According to Benyus, biomimicry (from the Greek bios, life, and mimesis, imitation), "is a new science that studies nature's models and then imitates or takes inspiration from these designs and processes to solve human problems." It studies nature in three ways: nature as model, nature as measure, and nature as mentor. The Age of Biomimicry "introduces an era based not on what we can extract from nature, but on what we can learn from her." It is based largely upon the principle that all human inventions have already been invented by nature in a better, more efficient way. Nature is "imaginative by necessity," writes Benyus.


safeguard


"It is time for us as a culture to walk in the forest again," asserts Benyus.

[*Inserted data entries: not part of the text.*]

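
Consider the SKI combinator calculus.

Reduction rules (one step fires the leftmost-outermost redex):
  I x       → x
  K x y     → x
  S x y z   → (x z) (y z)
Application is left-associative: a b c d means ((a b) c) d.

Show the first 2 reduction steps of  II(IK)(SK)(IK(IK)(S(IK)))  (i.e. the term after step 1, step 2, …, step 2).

  start: II(IK)(SK)(IK(IK)(S(IK)))
  step 1: I(IK)(SK)(IK(IK)(S(IK)))
  step 2: IK(SK)(IK(IK)(S(IK)))

Answer: after 2 steps: IK(SK)(IK(IK)(S(IK)))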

The reading emphasizes the necessity for human beings to be stewards of the Earth in which we live, learning from it and safeguarding it from harm. If we fail to do so, we not only harm nature, but doom the future survival of the human race. "We realize that the only way to keep learning from nature is to safeguard naturalness, the wellspring of good ideas. At this point in history, as we contemplate the very real possibility of losing a quarter of all species in the next thirty years, biomimicry becoems more than just a new way of looking at nature. It becomes a race and a rescue." Benyus sums up her call to safeguard the natural world, saying "This time, we come not to learn about nature so that we might circumvent or control her, but to learn from nature, so that we might fit in, at last and for good, on the Earth from which we sprang."




DISCUSSION QUESTIONS:


1. "Nature invents and we invent. In fact, I think that humans and all other life-forms have been evolving toward similar points, but other organisms are simply farther along than we are," quotes Benyus from her discussion with University of Delaware researcher Herb Waite. Is Waite's rather radical challenge to the common assumption of human superiority arguable?


2. Has the architecture profession truly embraced the widely-accepted-to-be-enlightened study of biomimicry, or is there alot of work yet to be done?